Folate-modified carboxymethyl chitosan-based drug delivery system for breast cancer specific combination therapy via regulating mitochondrial calcium concentration

Although various drug delivery systems that regulated Ca2+ concentration has been developed for tumor therapy, their application still presented significant challenges due to the complex preparation and introduction of a large number of inorganic molecules that might cause serious toxic effects. To solve these problems, a folate-functionalized carboxymethyl chitosan (CMCS)/calcium phosphate hybrid nanoparticle (CF/CaP) with Ca2+ production was designed to treat breast cancer combined with the Ca2+ inhibitory effect of encapsulated curcumin (Cur). It was demonstrated that the optimal CF/CaP nanoparticles loaded with Cur (C@CF/CaP) were spherical nanoparticles, which exhibited a smaller size at about 179 nm than non-targeted nanoparticles with size at about 234 nm.
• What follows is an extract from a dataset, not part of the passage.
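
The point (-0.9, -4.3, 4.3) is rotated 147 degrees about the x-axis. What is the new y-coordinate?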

C@CF/CaP had good biocompatibility, high stability and acid responsive drug release. Compared with the neutral environment, the cumulative release of Cur was >70 % after culture for 36 h at pH 5.0. Compared with non-targeted nanoparticles, C@CF/CaP could specifically target tumor tissues and then enter tumor cells through folate receptor-mediated endocytosis. C@CF/CaP could cause mitochondrial Ca2+ overload, trigger the mitochondrial apoptotic pathway, destroy the mitochondrial structure and finally have good anti-tumor efficiency. The results proved that Ca2+ nanomodulators based on CMCS might provide a potential organelle targeting strategy for cancer therapy.